Jiří David: Zdeněk Sýkora 60 

Nur wenigen Kunstpädagogen ist es gelungen, ihre Lebenskunst so bewundernswert und fruchtbar mit ihrer bildenden und pädagogischen Kunst zu vereinen, wie Kamil Linhart /Anmerkung der Redaktion: Kamil Linhart (1920–2006), Maler und Pädagoge. Gemeinsam mit Zdeněk Sýkora studierte er nach dem Krieg an der Pädagogischen Fakultät der Karlsuniversität bei Martin Salcman, Cyril Bouda und Karel Lidický Kunsterziehung. Ab 1950 war er Assistent an dieser Fakultät und 1965 wurde er zum Dozenten ernannt./ und Zdeněk Sýkora, beide Dozenten an der Pädagogischen Fakultät in Prag, beide dreißig Jahre lang, praktisch während der gesamten Nachkriegszeit bis heute, zunächst als Assistenten bei Professor Martin Salcman /Anmerkung der Redaktion: Martin Salcman (1896–1979), Maler und Pädagoge. Er studierte an der Prager Kunstakademie bei den Professoren Loukota, Preisler und Krattner. 1926–28 hielt er sich zum Studium in Paris auf. Ab 1946 war er Professor an der Pädagogischen Fakultät der Karlsuniversität Prag./, dann selbst als Hochschulpädagogen. Sie schulten die ästhetische Wahrnehmung und den künstlerischen Ausdruck unzähliger junger Menschen, von denen viele später hervorragende Lehrer oder auch Künstler wurden. Ihre spezielle Art zu lehren ging über die üblichen Grenzen des Fachs hinaus. Sie bestand in Mitteilen und Teilen, Schaffen, Diskutieren und Appellieren.
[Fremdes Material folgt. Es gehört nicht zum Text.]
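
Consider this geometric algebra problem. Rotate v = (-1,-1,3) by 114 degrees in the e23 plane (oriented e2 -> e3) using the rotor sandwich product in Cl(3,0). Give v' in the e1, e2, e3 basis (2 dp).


Rotor R = cos(57deg) - sin(57deg)*e23
Rotation angle theta = 2 * 57 = 114 degrees in the e23 plane (e2 -> e3).
The component perpendicular to the plane (e1) is invariant: v'_1 = v1 = -1.00
cos(114deg) = -0.4067, sin(114deg) = 0.9135
v'_2 = v2*cos(theta) - v3*sin(theta) = -1*(-0.4067) - 3*0.9135 = -2.33
v'_3 = v2*sin(theta) + v3*cos(theta) = -1*0.9135 + 3*(-0.4067) = -2.13
v' = -1.00*e1 - 2.33*e2 - 2.13*e3


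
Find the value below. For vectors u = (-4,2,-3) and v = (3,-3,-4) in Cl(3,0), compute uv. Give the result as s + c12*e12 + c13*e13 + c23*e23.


In Cl(3,0): e_i^2 = 1, e_ie_j = -e_je_i for i != j.
Scalar part = u . v = (-4)*3 + 2*(-3) + (-3)*(-4)
= -12 + (-6) + 12 = -6
e12 coeff = (-4)*(-3) - 2*3 = 12 - 6 = 6
e13 coeff = (-4)*(-4) - (-3)*3 = 16 - (-9) = 25
e23 coeff = 2*(-4) - (-3)*(-3) = -8 - 9 = -17
uv = -6 + 6*e12 + 25*e13 - 17*e23


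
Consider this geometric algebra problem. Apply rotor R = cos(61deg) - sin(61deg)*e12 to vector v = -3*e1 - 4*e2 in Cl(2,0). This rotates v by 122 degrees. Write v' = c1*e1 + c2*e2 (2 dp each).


Rotor R = cos(61deg) - sin(61deg)*e12
Rotation angle theta = 2 * 61 = 122 degrees
v' = R*v*~R rotates v by theta.
cos(122deg) = -0.5299, sin(122deg) = 0.8480
v'_1 = -3*cos(122deg) - (-4)*sin(122deg)
= -3*(-0.5299) - (-4)*0.8480
= 4.98
v'_2 = -3*sin(122deg) + (-4)*cos(122deg)
= -3*0.8480 + (-4)*(-0.5299)
= -0.42
v' = 4.98*e1 - 0.42*e2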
Einmütig, was das Hauptziel – die Kunsterziehung – betrifft, und jeder für sich stehend, wenn es um ihre Umsetzung geht, verabschieden sich diese bemerkenswerten Sechzigjährigen von ihrer Arbeit an der Fakultät. Doch dies geschieht ohne Nostalgie, denn der Sinn ihrer Arbeit, ihrer Berufung, ändert sich dadurch nicht. Nur wir nutzten die äußeren Umstände des Jubiläums, um kurz zu verweilen: für eine von Herzen kommende Gratulation und für die folgenden Fragen, die ungefähr den Inhalt unseres Doppelinterviews abstecken sollten:

Wie schlug sich in deiner pädagogischen Arbeit die Beziehung zwischen Kunsterziehung und bildender Kunst nieder? Worin bestand das Wesen deiner Lehrmethode? Welche psychologischen Aspekte waren dabei im Hinblick auf die Ausbildung kreativer Kunsterzieher am wichtigsten? Was bedeutete für dich der langjährige Kontakt mit jungen Menschen?
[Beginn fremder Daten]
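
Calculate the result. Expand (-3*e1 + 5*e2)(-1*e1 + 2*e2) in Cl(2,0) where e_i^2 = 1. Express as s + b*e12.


Expand: (-3*e1 + 5*e2)(-1*e1 + 2*e2)
= (-3)*(-1)*e1e1 + (-3)*2*e1e2 + 5*(-1)*e2e1 + 5*2*e2e2
Using e1^2 = e2^2 = 1, e2e1 = -e1e2:
Scalar part s = (-3)*(-1) + 5*2 = 3 + 10 = 13
Bivector part b = (-3)*2 - 5*(-1) = -6 - (-5) = -1
uv = 13 - 1*e12


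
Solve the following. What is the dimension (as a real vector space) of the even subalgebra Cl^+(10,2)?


Even subalgebra dimension = 2^(n-1)
n = 10 + 2 = 12
2^(12 - 1) = 2^11 = 2048
Verification: sum of C(12,k) for even k = 1 + 66 + 495 + 924 + 495 + 66 + 1 = 2048
Result = 2048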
Zdeněk Sýkora, bei Schülern und Freunden besser bekannt als „Sejda“. Es ist verwunderlich, dass sich dieses robuste Wesen, man könnte sagen dieser Renaissancemensch, dauerhaft die der Renaissance entgegengesetzte subtile Ordnung der Sprache geometrischer Elemente zu eigen gemacht hat. In diesen Rhythmen „dividueller Strukturen“ finden wir jedoch die Dialektik des geschlossenen, individuellen Bildraums und der im Inneren gegliederten, teilbaren und somit dividuellen Form. Das Bild gleicht dem heutigen Menschen, der Mensch dem Bild.
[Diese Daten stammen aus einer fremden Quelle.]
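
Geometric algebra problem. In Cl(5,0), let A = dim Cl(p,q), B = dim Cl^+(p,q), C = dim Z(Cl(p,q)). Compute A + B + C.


n = 5 + 0 = 5
Total dim = 2^5 = 32
Even subalgebra dim = 2^4 = 16
n is odd, so center dim = 2
Sum = 32 + 16 + 2 = 50


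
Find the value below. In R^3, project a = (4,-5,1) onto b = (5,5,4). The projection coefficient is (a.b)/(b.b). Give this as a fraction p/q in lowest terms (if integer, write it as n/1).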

Dreiunddreißig Jahre unter der Bürde eines zwiegespaltenen Lebens: auf der einen Seite die geordnete Welt des Bildraums und auf der anderen Seite ihr Gegenentwurf, die allzu beweglichen Strukturen der Studenten, denen eine Form zu verleihen war; in all den Jahren entwickelte er einen Sinn für Methode und die Fähigkeit, seiner Berufung als Lehrer mit Einfachheit, Natürlichkeit und der provozierenden Intensität einer zielbewussten Persönlichkeit zu folgen.

Es spricht Dozent Zdeněk Sýkora: 

Ich bin auf keinen klügeren Anfang gekommen als das Studium der Natur. Allerdings ging es dabei um die künstlerische Wahrnehmung, um ihre Kultivierung. Daraus ergibt sich eigentlich schon, dass der Unterricht zwei Teile hatte: Das Studium gemäß der Wirklichkeit, bei dem die Cézanne’schen Prinzipien angewandt wurden, und gleichzeitig die Erläuterung der modernen Kunst ab der Schule von Barbizon. Hier kann ich mich mit einem Laien immer darauf einigen, was ein Bild ist, und von da kann man das künstlerische Denken bis zur Gegenwart und wieder zurück in die Vergangenheit verfolgen. Dabei war es immer weniger mein Ziel, „den Studenten das Malen beizubringen“. Es ging eher darum, dass sie überhaupt in der Lage waren, sich mit den Augen in der Welt zu orientieren.

Das Malen in der Natur war für die Kultivierung der künstlerischen Wahrnehmung am effektivsten. Bei der Abfahrt nach Třeboň, wohin wir für gewöhnlich zu den Landschaftsmalerei-Kursen reisten, waren sie noch „blind“, das heißt nur an das normale alltägliche Wahrnehmen der leeren Form, an den praktischen Nutzen der jeweiligen Sache gewöhnt. In der Natur an der Staffelei begannen sie auf einmal zu begreifen, dass es bei der künstlerischen Wahrnehmung der Welt um eine spezifische Qualität der Dinge, um die Beziehung zwischen den Dingen geht. Das hat die Studenten unglaublich bereichert. Wenn wir dann mit dem Zug zurückgefahren sind, sprachen sie selbst von all dem, und zwar mit Begeisterung.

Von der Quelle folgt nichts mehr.